Although I did not find the subject matter of the book compelling at that time , it was the descriptive power of Orwell's writing that kept me riveted to the page. I had not read Orwell's more "popular" works at that time. His two biggest sellers, "Animal Farm" and "1984" were and, I suppose, still are the standard introduction to Orwell's oeuvre. But, it is in his journalism, where his real power lay, as in his essays such as "Shooting an Elephant", or his other two nonfiction books, "Down and Out in Paris and London," and "Homage to Catalonia".

Gollancz admits as much. What he was apologizing for was Orwell's rather blunt assessment of what the ordinary person thought of socialism in general. The following passages were just a few examples of what made the publisher of a rather orthodox leftist book club more than a little squeamish:

"In addition to this there is the horrible - the really disquieting - prevalence of cranks wherever Socialist are gathered together. One sometimes gets the impression that the mere words "Socialism" and "Communism" draw towards them with magnetic force every fruit-juice drinker, nudist, sandal-wearer, sex-maniac, Quaker, "Nature Cure" quack, pacifist, and feminist in England."
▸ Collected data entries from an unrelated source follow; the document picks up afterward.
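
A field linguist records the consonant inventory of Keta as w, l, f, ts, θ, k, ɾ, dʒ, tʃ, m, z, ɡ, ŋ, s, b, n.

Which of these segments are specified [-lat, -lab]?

The [-lateral] segments are /w, f, ts, θ, k, ɾ, dʒ, tʃ, m, z, ɡ, ŋ, s, b, n/.
Intersecting with [-labial] leaves /ts, θ, k, ɾ, dʒ, tʃ, z, ɡ, ŋ, s, n/.

ts, θ, k, ɾ, dʒ, tʃ, z, ɡ, ŋ, s, n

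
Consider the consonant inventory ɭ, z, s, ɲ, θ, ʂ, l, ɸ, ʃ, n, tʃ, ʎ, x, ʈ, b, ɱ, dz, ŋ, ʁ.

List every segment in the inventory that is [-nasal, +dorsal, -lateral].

Eliminate segments failing any feature: /ɭ, z, s, θ, ʂ, l, ɸ, ʃ, tʃ, ʈ, b, dz/ are [-dorsal]; /ɲ, n, ɱ, ŋ/ are [+nasal]; /ʎ/ is [+lateral]. The remaining /x, ʁ/ satisfy [-nasal], [+dorsal], [-lateral].

x, ʁ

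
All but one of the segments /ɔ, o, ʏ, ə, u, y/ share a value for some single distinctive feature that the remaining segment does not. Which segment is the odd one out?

The remaining segments after removing /ə/ share [+round]; /ə/ (mid central vowel (schwa)) is [-round]. For every other candidate removal, the leftover set fails to share any single feature value that the removed segment lacks.

ə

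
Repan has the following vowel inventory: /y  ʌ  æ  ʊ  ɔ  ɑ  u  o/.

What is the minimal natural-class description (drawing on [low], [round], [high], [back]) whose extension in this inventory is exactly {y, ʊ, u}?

/y, ʊ, u/ are exactly the [+high] segments in the inventory, so a single feature suffices.

[+high]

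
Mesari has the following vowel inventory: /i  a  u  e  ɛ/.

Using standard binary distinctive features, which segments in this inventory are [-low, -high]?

First, the [-low] segments are /i, u, e, ɛ/.
Intersecting with [-high] leaves /e, ɛ/.

e, ɛ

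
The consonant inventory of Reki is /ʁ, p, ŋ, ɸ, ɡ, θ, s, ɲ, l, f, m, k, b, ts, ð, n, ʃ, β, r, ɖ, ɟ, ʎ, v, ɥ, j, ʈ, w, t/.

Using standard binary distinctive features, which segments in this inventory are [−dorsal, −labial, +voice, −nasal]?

First, the [−dorsal] segments are /p, ɸ, θ, s, l, f, m, b, ts, ð, n, ʃ, β, r, ɖ, v, ʈ, t/.
Intersecting with [−labial] gives /θ, s, l, ts, ð, n, ʃ, r, ɖ, ʈ, t/.
Intersecting with [+voice] gives /l, ð, n, r, ɖ/.
Within that set, [−nasal] leaves /l, ð, r, ɖ/.

l, ð, r, ɖ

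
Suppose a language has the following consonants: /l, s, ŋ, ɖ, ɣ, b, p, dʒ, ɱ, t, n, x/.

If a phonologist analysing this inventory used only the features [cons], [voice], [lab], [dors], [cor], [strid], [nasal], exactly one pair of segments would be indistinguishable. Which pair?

Both /ɖ/ and /l/ are [+consonantal], [+voice], [-labial], [-dorsal], [+coronal], [-strident], [-nasal]. Since the list omits [sonorant], [lateral] and [anterior] — which do distinguish the voiced retroflex stop from the alveolar lateral approximant — this pair collapses; all other pairs remain distinct.

ɖ, l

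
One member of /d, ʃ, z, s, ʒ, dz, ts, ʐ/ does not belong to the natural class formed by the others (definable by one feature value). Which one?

[strident] groups all but one: /s, ʐ, ʒ, ts, ʃ, dz, z/ share [+strident] while /d/ (voiced alveolar stop) alone is [-strident]. Removing any other segment would not leave a single-feature class that excludes it.

d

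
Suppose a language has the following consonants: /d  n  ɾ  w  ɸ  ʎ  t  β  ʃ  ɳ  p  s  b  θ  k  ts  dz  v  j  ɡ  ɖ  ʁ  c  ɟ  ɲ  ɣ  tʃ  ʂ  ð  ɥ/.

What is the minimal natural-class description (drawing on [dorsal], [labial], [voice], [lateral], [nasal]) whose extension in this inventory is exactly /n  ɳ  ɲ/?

[+nasal]

The target set is precisely the extension of [+nasal] in this inventory.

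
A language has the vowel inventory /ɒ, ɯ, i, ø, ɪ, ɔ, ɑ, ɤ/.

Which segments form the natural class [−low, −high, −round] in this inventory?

ɤ

Eliminate segments failing any feature: /ɒ, ɑ/ are [+low]; /ɯ, i, ɪ/ are [+high]; /ø, ɔ/ are [+round]. The remaining /ɤ/ satisfy [−low], [−high], [−round].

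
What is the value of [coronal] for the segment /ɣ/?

/ɣ/ is the voiced velar fricative, hence [-coronal].

[-coronal]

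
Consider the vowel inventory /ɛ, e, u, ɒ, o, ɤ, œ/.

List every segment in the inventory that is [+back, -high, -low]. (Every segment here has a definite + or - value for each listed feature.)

Checking each segment against [+back], [-high], [-low]: /o/ (mid back rounded tense vowel), /ɤ/ (mid back unrounded tense vowel) satisfy every feature; every other segment in the inventory fails at least one.

o, ɤ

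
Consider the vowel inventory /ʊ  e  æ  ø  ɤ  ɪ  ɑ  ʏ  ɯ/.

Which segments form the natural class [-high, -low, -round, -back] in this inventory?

e

Eliminate segments failing any feature: /ʊ, ɪ, ʏ, ɯ/ are [+high]; /æ, ɑ/ are [+low]; /ø/ is [+round]; /ɤ/ is [+back]. The remaining /e/ satisfy [-high], [-low], [-round], [-back].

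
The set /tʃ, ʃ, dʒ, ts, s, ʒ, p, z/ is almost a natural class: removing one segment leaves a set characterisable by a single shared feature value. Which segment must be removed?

The remaining segments after removing /p/ share [+strident]; /p/ (voiceless bilabial stop) is [−strident]. For every other candidate removal, the leftover set fails to share any single feature value that the removed segment lacks.

p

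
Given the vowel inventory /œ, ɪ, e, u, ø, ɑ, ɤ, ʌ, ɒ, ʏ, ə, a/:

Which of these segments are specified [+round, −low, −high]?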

"Sometimes I look at a Socialist - the intellectual, tract-writing type of Socialist, with his pullover, his fuzzy hair, and his Marxist quotation - and wonder what the devil his motive really is. It is often difficult to believe that it is a love of anybody, especially of the working class…"

"…And all that dreary tribe of high-minded women and sandal-wearers and bearded fruit-juice drinkers who come flocking towards the smell of "progress" like blue-bottles to a dead cat."

Keep in mind; this was Orwell's argument for socialism! At this point, his strong anti-communist stance was not as clear, that was to come later in his experiences in the Spanish Civil War, but what is clear is his perception and what he thought the majority of his fellow countrymen's perceptions of socialism were. Although he remained a socialist until the day he died, he hated, in that very English way, cant and orthodoxy excusing totalitarianism whether it came from the right or the left.

Timothy Garton Ash in his essay "Orwell in 1998" sums up for me why Orwell became the predominant figure in my development:

"In his best articles and letters, he gives us a gritty, personal example of how to engage as a writer in politics. He takes sides, but remains his own man. He will not put himself at the service of political parties exercising or pursuing power, since that means using half-truths, in a democracy, or whole lies in a dictatorship. He gets things wrong, but then corrects them. Sometimes he joins with others in volunteer brigades or boring committee work, to defend freedom. But if need be, he stands alone, against all the “smelly little orthodoxies which are now contending for our souls”."